Poet and novelist Matson (A Trick of Nature, 2000, etc.) explores the boundaries between activism and terrorism through the eyes of a privileged college student in the throes of first love.
The pampered, protected daughter of an aristocratic, politely liberal Boston lawyer—a single mother inseminated by a sperm-donor—Julie is a naïve Wellesley College sophomore when she falls madly in love with Neil, a Ph.D. candidate studying deforestation. In her first act of overt rebellion, Julie ignores her mother’s misgivings and accompanies Neil to Oregon for the summer to work with activists who are trying to thwart the logging industry. Of course, unable or unwilling to escape her sense of privilege, Julie does keep her trust-fund account handy. Mainly drawn to Oregon by the possibility of sex in the trees with Neil, Julie soon finds herself among young people who take their idealism very seriously. At first intimidated, then skeptical, Julie is drawn to the romanticism of Neil’s commitment. She remains besotted even as she recognizes that he is an ideologue who sees the necessity of terrorist acts for their shock value. Because she can draw, Julie is sent to the Wainwright Timber Company to sketch the plant’s layout. As a ruse, she applies for a job with the company and ends up working there for a month.
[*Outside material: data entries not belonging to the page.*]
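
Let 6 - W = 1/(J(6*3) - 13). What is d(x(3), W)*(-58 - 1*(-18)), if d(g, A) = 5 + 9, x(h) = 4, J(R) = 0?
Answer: -560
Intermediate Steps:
W = 79/13 (W = 6 - 1/(0 - 13) = 6 - 1/(-13) = 6 - 1*(-1/13) = 6 + 1/13 = 79/13 ≈ 6.0769)
d(g, A) = 14
d(x(3), W)*(-58 - 1*(-18)) = 14*(-58 - 1*(-18)) = 14*(-58 + 18) = 14*(-40) = -560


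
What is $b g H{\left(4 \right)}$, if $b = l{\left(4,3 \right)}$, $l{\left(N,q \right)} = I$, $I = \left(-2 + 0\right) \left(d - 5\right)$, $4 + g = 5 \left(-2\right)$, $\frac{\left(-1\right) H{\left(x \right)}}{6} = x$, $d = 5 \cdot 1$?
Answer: $0$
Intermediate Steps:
$d = 5$
$H{\left(x \right)} = - 6 x$
$g = -14$ ($g = -4 + 5 \left(-2\right) = -4 - 10 = -14$)
$I = 0$ ($I = \left(-2 + 0\right) \left(5 - 5\right) = \left(-2\right) 0 = 0$)
$l{\left(N,q \right)} = 0$
$b = 0$
$b g H{\left(4 \right)} = 0 \left(-14\right) \left(\left(-6\right) 4\right) = 0 \left(-24\right) = 0$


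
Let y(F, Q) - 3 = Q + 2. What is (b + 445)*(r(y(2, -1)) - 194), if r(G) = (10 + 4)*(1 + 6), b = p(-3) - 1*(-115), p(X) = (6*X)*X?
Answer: -58944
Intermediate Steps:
p(X) = 6*X²
y(F, Q) = 5 + Q (y(F, Q) = 3 + (Q + 2) = 3 + (2 + Q) = 5 + Q)
b = 169 (b = 6*(-3)² - 1*(-115) = 6*9 + 115 = 54 + 115 = 169)
r(G) = 98 (r(G) = 14*7 = 98)
(b + 445)*(r(y(2, -1)) - 194) = (169 + 445)*(98 - 194) = 614*(-96) = -58944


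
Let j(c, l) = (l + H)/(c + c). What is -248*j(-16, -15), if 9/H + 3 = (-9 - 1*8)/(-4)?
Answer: -1209/20 ≈ -60.450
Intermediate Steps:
H = 36/5 (H = 9/(-3 + (-9 - 1*8)/(-4)) = 9/(-3 + (-9 - 8)*(-¼)) = 9/(-3 - 17*(-¼)) = 9/(-3 + 17/4) = 9/(5/4) = 9*(⅘) = 36/5 ≈ 7.2000)
j(c, l) = (36/5 + l)/(2*c) (j(c, l) = (l + 36/5)/(c + c) = (36/5 + l)/((2*c)) = (36/5 + l)*(1/(2*c)) = (36/5 + l)/(2*c))
-248*j(-16, -15) = -124*(36 + 5*(-15))/(5*(-16)) = -124*(-1)*(36 - 75)/(5*16) = -124*(-1)*(-39)/(5*16) = -248*39/160 = -1209/20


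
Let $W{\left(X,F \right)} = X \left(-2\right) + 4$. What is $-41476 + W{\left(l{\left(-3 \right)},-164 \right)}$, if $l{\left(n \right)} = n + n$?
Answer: $-41460$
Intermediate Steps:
$l{\left(n \right)} = 2 n$
$W{\left(X,F \right)} = 4 - 2 X$ ($W{\left(X,F \right)} = - 2 X + 4 = 4 - 2 X$)
$-41476 + W{\left(l{\left(-3 \right)},-164 \right)} = -41476 - \left(-4 + 2 \cdot 2 \left(-3\right)\right) = -41476 + \left(4 - -12\right) = -41476 + \left(4 + 12\right) = -41476 + 16 = -41460$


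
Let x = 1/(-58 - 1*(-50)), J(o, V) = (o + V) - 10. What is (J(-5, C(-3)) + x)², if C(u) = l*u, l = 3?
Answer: 37249/64 ≈ 582.02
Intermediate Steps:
C(u) = 3*u
J(o, V) = -10 + V + o (J(o, V) = (V + o) - 10 = -10 + V + o)
x = -⅛ (x = 1/(-58 + 50) = 1/(-8) = -⅛ ≈ -0.12500)
(J(-5, C(-3)) + x)² = ((-10 + 3*(-3) - 5) - ⅛)² = ((-10 - 9 - 5) - ⅛)² = (-24 - ⅛)² = (-193/8)² = 37249/64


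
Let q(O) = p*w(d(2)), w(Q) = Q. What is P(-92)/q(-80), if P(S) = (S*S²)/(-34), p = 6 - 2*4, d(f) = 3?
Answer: -194672/51 ≈ -3817.1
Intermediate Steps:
p = -2 (p = 6 - 8 = -2)
q(O) = -6 (q(O) = -2*3 = -6)
P(S) = -S³/34 (P(S) = S³*(-1/34) = -S³/34)
P(-92)/q(-80) = -1/34*(-92)³/(-6) = -1/34*(-778688)*(-⅙) = (389344/17)*(-⅙) = -194672/51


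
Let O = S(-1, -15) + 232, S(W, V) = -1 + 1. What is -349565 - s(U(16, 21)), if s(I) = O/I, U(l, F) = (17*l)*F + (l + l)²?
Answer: -294333759/842 ≈ -3.4957e+5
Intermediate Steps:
S(W, V) = 0
U(l, F) = 4*l² + 17*F*l (U(l, F) = 17*F*l + (2*l)² = 17*F*l + 4*l² = 4*l² + 17*F*l)
O = 232 (O = 0 + 232 = 232)
s(I) = 232/I
-349565 - s(U(16, 21)) = -349565 - 232/(16*(4*16 + 17*21)) = -349565 - 232/(16*(64 + 357)) = -349565 - 232/(16*421) = -349565 - 232/6736 = -349565 - 1*29/842 = -349565 - 29/842 = -294333759/842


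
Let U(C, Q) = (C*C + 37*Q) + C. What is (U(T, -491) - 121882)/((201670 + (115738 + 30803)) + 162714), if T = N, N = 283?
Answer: -59677/510925 ≈ -0.11680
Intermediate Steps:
T = 283
U(C, Q) = C + C**2 + 37*Q (U(C, Q) = (C**2 + 37*Q) + C = C + C**2 + 37*Q)
(U(T, -491) - 121882)/((201670 + (115738 + 30803)) + 162714) = ((283 + 283**2 + 37*(-491)) - 121882)/((201670 + (115738 + 30803)) + 162714) = ((283 + 80089 - 18167) - 121882)/((201670 + 146541) + 162714) = (62205 - 121882)/(348211 + 162714) = -59677/510925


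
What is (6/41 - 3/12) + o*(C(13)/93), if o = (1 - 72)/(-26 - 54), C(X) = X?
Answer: 6223/305040 ≈ 0.020401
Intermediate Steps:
o = 71/80 (o = -71/(-80) = -71*(-1/80) = 71/80 ≈ 0.88750)
(6/41 - 3/12) + o*(C(13)/93) = (6/41 - 3/12) + 71*(13/93)/80 = (6*(1/41) - 3*1/12) + 71*(13*(1/93))/80 = (6/41 - 1/4) + (71/80)*(13/93) = -17/164 + 923/7440 = 6223/305040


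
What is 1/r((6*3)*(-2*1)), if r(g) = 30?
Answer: 1/30 ≈ 0.033333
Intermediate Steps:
1/r((6*3)*(-2*1)) = 1/30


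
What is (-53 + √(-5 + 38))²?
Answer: (53 - √33)² ≈ 2233.1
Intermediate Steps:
(-53 + √(-5 + 38))² = (-53 + √33)²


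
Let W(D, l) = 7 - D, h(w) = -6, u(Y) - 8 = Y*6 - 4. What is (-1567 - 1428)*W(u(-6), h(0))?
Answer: -116805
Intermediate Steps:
u(Y) = 4 + 6*Y (u(Y) = 8 + (Y*6 - 4) = 8 + (6*Y - 4) = 8 + (-4 + 6*Y) = 4 + 6*Y)
(-1567 - 1428)*W(u(-6), h(0)) = (-1567 - 1428)*(7 - (4 + 6*(-6))) = -2995*(7 - (4 - 36)) = -2995*(7 - 1*(-32)) = -2995*(7 + 32) = -2995*39 = -116805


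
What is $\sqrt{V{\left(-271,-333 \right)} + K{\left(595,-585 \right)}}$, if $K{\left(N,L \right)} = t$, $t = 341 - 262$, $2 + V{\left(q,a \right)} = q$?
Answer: $i \sqrt{194} \approx 13.928 i$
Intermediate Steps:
$V{\left(q,a \right)} = -2 + q$
$t = 79$
$K{\left(N,L \right)} = 79$
$\sqrt{V{\left(-271,-333 \right)} + K{\left(595,-585 \right)}} = \sqrt{\left(-2 - 271\right) + 79} = \sqrt{-273 + 79} = \sqrt{-194} = i \sqrt{194}$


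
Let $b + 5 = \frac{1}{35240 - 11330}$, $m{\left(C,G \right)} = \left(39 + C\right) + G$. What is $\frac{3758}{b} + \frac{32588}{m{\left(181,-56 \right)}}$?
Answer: $- \frac{2710039277}{4901509} \approx -552.9$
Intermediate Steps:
$m{\left(C,G \right)} = 39 + C + G$
$b = - \frac{119549}{23910}$ ($b = -5 + \frac{1}{35240 - 11330} = -5 + \frac{1}{23910} = - \frac{119549}{23910} \approx -5.0$)
$\frac{3758}{b} + \frac{32588}{m{\left(181,-56 \right)}} = \frac{3758}{- \frac{119549}{23910}} + \frac{32588}{39 + 181 - 56} = 3758 \left(- \frac{23910}{119549}\right) + \frac{32588}{164} = - \frac{89853780}{119549} + 32588 \cdot \frac{1}{164} = - \frac{89853780}{119549} + \frac{8147}{41} = - \frac{2710039277}{4901509}$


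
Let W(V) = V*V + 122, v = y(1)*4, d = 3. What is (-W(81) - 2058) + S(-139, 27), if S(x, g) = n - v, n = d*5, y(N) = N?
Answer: -8730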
While spying and stealing company documents for the activists, she gets to know and like her fellow Wainwright employees, even Mr. Wainwright himself. Her ambivalence and burgeoning skepticism deepen when the usually reserved Neil finally declares his love for her. After a bomb he’s planted at an SUV dealership injures a salesman, Julie finally bales out of the movement and returns to school without Neil. Two years later, when she reads that Wainwright Timber has been bombed, she feels guilt and fear.
The provocative issues raised sometimes get lost in the predictability of the romance and ho-hum characters.